Deskripsi Pekerjaan
Are you obsessed with uptime, performance, and building resilient systems at scale? NexusScale is looking for a Senior Site Reliability Engineer to join our core infrastructure team. In this role, you will bridge the gap between development and operations, ensuring our mission-critical services remain highly available and performant for millions of users worldwide.
You will work in a high-impact, cloud-native environment where you'll have the autonomy to architect solutions that define the future of our platform.
Tanggung Jawab
- Design, implement, and maintain highly available distributed systems on AWS and GCP.

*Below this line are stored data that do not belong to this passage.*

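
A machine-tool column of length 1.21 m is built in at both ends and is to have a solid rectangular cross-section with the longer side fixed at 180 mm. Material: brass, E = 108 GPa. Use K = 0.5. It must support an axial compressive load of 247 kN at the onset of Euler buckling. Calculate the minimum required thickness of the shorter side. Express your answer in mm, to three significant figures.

b ≈ 17.8 mm

L_e = K·L = 0.5 × 1.21 = 0.6050 m
Required I = P_cr·L_e²/(π²E) = 2.470×10^5 × 0.6050² / (π² × 1.08×10^11) = 8.482×10^-8 m⁴
I_req = 8.482×10^4 mm⁴
Rectangle, weak axis: I_min = h·b³/12 with h = 180 mm fixed  ⇒  b = (12I/h)^(1/3) = 17.8 mm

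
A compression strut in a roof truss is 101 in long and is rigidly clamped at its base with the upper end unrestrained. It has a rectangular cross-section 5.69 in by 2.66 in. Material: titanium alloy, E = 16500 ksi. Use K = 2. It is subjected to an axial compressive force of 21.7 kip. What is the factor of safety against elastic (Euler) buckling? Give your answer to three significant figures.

Buckling occurs about the weak axis: I_min = h·b³/12 with b = 2.66 in (the shorter side).
I_min = 5.69×2.66³/12 = 8.924 in⁴
Effective length L_e = K·L = 2 × 101 = 202.0 in
P_cr = π²EI / L_e² = π² × 16500×10³ × 8.924 / 202.0² = 3.562×10^4 lb
Factor of safety n = P_cr / P = 35.617 / 21.7 = 1.64

n ≈ 1.64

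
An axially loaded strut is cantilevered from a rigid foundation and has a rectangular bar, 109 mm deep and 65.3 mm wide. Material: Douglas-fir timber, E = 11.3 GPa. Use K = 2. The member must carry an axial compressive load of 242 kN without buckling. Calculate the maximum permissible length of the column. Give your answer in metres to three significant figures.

Buckling occurs about the weak axis: I_min = h·b³/12 with b = 65.3 mm (the shorter side).
I_min = 109×65.3³/12 = 2.529×10^6 mm⁴
I = 2.529×10^-6 m⁴
At the buckling limit P_cr = P = 2.420×10^5 N
From P_cr = π²EI/(K·L)²:  L = (1/K)·√(π²EI/P_cr) = (1/2)·√(π²×1.13×10^10×2.529×10^-6/2.420×10^5)
L = 0.540 m

L_max ≈ 0.540 m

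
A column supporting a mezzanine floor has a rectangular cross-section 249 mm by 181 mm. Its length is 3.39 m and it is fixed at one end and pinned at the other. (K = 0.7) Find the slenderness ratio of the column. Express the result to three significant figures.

Buckling occurs about the weak axis: I_min = h·b³/12 with b = 181 mm (the shorter side).
I_min = 249×181³/12 = 1.230×10^8 mm⁴
A = 4.507×10^4 mm²;  r_min = √(I/A) = √(1.230×10^8/4.507×10^4) = 52.25 mm
L_e = K·L = 0.7 × 3.39 m = 2.373 m = 2373.0 mm
λ = L_e / r_min = 2373.0 / 52.25 = 45.4

λ ≈ 45.4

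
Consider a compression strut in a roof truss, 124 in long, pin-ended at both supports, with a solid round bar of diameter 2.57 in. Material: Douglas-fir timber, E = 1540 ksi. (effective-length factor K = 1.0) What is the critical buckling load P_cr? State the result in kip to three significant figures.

I = πd⁴/64 = π×2.57⁴/64 = 2.141 in⁴
Effective length L_e = K·L = 1 × 124 = 124.0 in
P_cr = π²EI / L_e² = π² × 1540×10³ × 2.141 / 124.0² = 2.117×10^3 lb

P_cr ≈ 2.12 kip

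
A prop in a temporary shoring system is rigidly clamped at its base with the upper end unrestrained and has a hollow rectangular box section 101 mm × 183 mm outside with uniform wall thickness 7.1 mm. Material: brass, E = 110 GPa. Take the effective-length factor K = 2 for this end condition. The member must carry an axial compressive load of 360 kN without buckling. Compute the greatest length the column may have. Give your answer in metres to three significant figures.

Inner dimensions: h_i = 183 − 2×7.1 = 168.8 mm, b_i = 101 − 2×7.1 = 86.80 mm
Weak-axis I_min = (h_o·b_o³ − h_i·b_i³)/12 with b_o = 101, b_i = 86.80 mm (shorter outer/inner sides).
I_min = (183×101³ − 168.8×86.80³)/12 = 6.513×10^6 mm⁴
I = 6.513×10^-6 m⁴
At the buckling limit P_cr = P = 3.600×10^5 N
From P_cr = π²EI/(K·L)²:  L = (1/K)·√(π²EI/P_cr) = (1/2)·√(π²×1.10×10^11×6.513×10^-6/3.600×10^5)
L = 2.22 m

L_max ≈ 2.22 m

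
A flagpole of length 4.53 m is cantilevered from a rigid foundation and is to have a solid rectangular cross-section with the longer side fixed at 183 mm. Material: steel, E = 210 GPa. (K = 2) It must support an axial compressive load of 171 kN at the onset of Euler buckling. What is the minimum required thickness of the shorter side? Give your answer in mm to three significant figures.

b ≈ 76.3 mm

L_e = K·L = 2 × 4.53 = 9.060 m
Required I = P_cr·L_e²/(π²E) = 1.710×10^5 × 9.060² / (π² × 2.10×10^11) = 6.772×10^-6 m⁴
I_req = 6.772×10^6 mm⁴
Rectangle, weak axis: I_min = h·b³/12 with h = 183 mm fixed  ⇒  b = (12I/h)^(1/3) = 76.3 mm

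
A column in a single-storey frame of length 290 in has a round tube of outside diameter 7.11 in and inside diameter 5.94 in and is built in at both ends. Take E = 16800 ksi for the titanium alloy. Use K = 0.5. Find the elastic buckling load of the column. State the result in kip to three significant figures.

d_o = 7.11 in, d_i = 5.94 in
I = π(d_o⁴ − d_i⁴)/64 = π(7.11⁴ − 5.940⁴)/64 = 64.33 in⁴
Effective length L_e = K·L = 0.5 × 290 = 145.0 in
P_cr = π²EI / L_e² = π² × 16800×10³ × 64.33 / 145.0² = 5.073×10^5 lb

P_cr ≈ 507 kip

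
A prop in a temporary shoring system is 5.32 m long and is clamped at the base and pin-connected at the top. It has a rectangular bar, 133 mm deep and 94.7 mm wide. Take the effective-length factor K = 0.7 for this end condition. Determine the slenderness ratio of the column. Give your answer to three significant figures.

λ ≈ 136

Buckling occurs about the weak axis: I_min = h·b³/12 with b = 94.7 mm (the shorter side).
I_min = 133×94.7³/12 = 9.413×10^6 mm⁴
A = 1.260×10^4 mm²;  r_min = √(I/A) = √(9.413×10^6/1.260×10^4) = 27.34 mm
L_e = K·L = 0.7 × 5.32 m = 3.724 m = 3724.0 mm
λ = L_e / r_min = 3724.0 / 27.34 = 136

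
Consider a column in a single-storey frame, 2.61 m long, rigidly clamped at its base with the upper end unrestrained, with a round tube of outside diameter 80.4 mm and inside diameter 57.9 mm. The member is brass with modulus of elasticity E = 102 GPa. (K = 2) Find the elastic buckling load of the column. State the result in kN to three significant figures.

P_cr ≈ 55.4 kN

d_o = 80.4 mm, d_i = 57.9 mm
I = π(d_o⁴ − d_i⁴)/64 = π(80.4⁴ − 57.90⁴)/64 = 1.499×10^6 mm⁴
I = 1.499×10^6 mm⁴ = 1.499×10^-6 m⁴
Effective length L_e = K·L = 2 × 2.61 = 5.220 m
P_cr = π²EI / L_e² = π² × 102×10⁹ × 1.499×10^-6 / 5.220² = 5.540×10^4 N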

- Automate infrastructure provisioning and configuration management using Terraform and Ansible.
- Champion SRE best practices, including error budgets, incident response, and post-mortems.

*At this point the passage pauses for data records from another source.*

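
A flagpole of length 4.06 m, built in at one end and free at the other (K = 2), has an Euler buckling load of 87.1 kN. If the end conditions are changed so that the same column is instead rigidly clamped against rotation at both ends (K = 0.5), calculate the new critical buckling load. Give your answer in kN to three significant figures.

P_cr ∝ 1/K², so P_cr,new = P_cr,old × (K_old/K_new)² = 87.1 × (2/0.5)²
= 87.1 × 16.00 = 1390 kN

P_cr ≈ 1390 kN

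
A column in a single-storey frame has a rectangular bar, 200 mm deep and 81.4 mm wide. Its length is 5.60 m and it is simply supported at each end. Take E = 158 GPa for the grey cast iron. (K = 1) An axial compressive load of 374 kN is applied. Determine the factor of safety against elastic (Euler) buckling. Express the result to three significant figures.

n ≈ 1.20

Buckling occurs about the weak axis: I_min = h·b³/12 with b = 81.4 mm (the shorter side).
I_min = 200×81.4³/12 = 8.989×10^6 mm⁴
I = 8.989×10^6 mm⁴ = 8.989×10^-6 m⁴
Effective length L_e = K·L = 1 × 5.60 = 5.600 m
P_cr = π²EI / L_e² = π² × 158×10⁹ × 8.989×10^-6 / 5.600² = 4.470×10^5 N
Factor of safety n = P_cr / P = 447.00 / 374 = 1.20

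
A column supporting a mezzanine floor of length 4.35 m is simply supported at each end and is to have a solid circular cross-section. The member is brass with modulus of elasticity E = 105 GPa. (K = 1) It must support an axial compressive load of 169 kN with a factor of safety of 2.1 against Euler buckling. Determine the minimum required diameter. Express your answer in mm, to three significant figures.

d ≈ 107 mm

Required P_cr = n·P = 2.1 × 169 = 354.9 kN
L_e = K·L = 1 × 4.35 = 4.350 m
Required I = P_cr·L_e²/(π²E) = 3.549×10^5 × 4.350² / (π² × 1.05×10^11) = 6.480×10^-6 m⁴
I_req = 6.480×10^6 mm⁴
Solid circle: I = πd⁴/64  ⇒  d = (64I/π)^(1/4) = (64×6.480×10^6/π)^(1/4) = 107 mm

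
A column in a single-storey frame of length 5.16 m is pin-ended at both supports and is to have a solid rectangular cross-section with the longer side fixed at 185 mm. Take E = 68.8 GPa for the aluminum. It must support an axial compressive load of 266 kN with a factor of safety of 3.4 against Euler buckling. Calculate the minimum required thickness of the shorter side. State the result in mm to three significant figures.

b ≈ 132 mm

Required P_cr = n·P = 3.4 × 266 = 904.4 kN
L_e = K·L = 1 × 5.16 = 5.160 m
Required I = P_cr·L_e²/(π²E) = 9.044×10^5 × 5.160² / (π² × 6.88×10^10) = 3.546×10^-5 m⁴
I_req = 3.546×10^7 mm⁴
Rectangle, weak axis: I_min = h·b³/12 with h = 185 mm fixed  ⇒  b = (12I/h)^(1/3) = 132 mm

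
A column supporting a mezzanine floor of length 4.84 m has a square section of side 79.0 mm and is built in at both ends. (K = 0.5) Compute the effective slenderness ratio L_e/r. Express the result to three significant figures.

For a square r = a/√12 = 79.0/√12 = 22.81 mm
L_e = K·L = 0.5 × 4.84 m = 2.420 m = 2420.0 mm
λ = L_e / r_min = 2420.0 / 22.81 = 106

λ ≈ 106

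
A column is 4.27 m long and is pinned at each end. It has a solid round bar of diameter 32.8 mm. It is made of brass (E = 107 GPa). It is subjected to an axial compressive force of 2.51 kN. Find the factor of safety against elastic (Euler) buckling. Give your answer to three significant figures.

I = πd⁴/64 = π×32.8⁴/64 = 5.682×10^4 mm⁴
I = 5.682×10^4 mm⁴ = 5.682×10^-8 m⁴
Effective length L_e = K·L = 1 × 4.27 = 4.270 m
P_cr = π²EI / L_e² = π² × 107×10⁹ × 5.682×10^-8 / 4.270² = 3.291×10^3 N
Factor of safety n = P_cr / P = 3.2907 / 2.51 = 1.31

n ≈ 1.31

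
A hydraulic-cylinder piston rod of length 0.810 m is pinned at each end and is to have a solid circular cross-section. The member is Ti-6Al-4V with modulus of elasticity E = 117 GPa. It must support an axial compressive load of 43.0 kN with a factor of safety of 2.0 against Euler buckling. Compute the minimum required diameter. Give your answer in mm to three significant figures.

Required P_cr = n·P = 2.0 × 43.0 = 86.00 kN
L_e = K·L = 1 × 0.810 = 0.8100 m
Required I = P_cr·L_e²/(π²E) = 8.600×10^4 × 0.8100² / (π² × 1.17×10^11) = 4.886×10^-8 m⁴
I_req = 4.886×10^4 mm⁴
Solid circle: I = πd⁴/64  ⇒  d = (64I/π)^(1/4) = (64×4.886×10^4/π)^(1/4) = 31.6 mm

d ≈ 31.6 mm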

- Scale our container orchestration platform (Kubernetes) to support rapid service growth.
- Improve system observability through advanced logging, monitoring, and tracing stacks (Datadog, Prometheus, Grafana).
- Collaborate with cross-functional engineering teams to optimize application performance and latency.
- Manage capacity planning and perform proactive performance tuning for critical backend services.
Kualifikasi
- 5+ years of experience in SRE, DevOps, or high-scale systems engineering.
- Deep proficiency in Kubernetes, including cluster management and troubleshooting.
- Strong development skills in Go, Python, or Java with a focus on writing maintainable automation scripts.
- Extensive experience with Infrastructure as Code (IaC) tooling, specifically Terraform.
- Proven expertise in managing large-scale production environments in cloud providers (AWS/GCP/Azure).
- Strong understanding of Linux internals, networking, and security best practices.
- Ability to participate in an on-call rotation and lead complex incident resolution processes.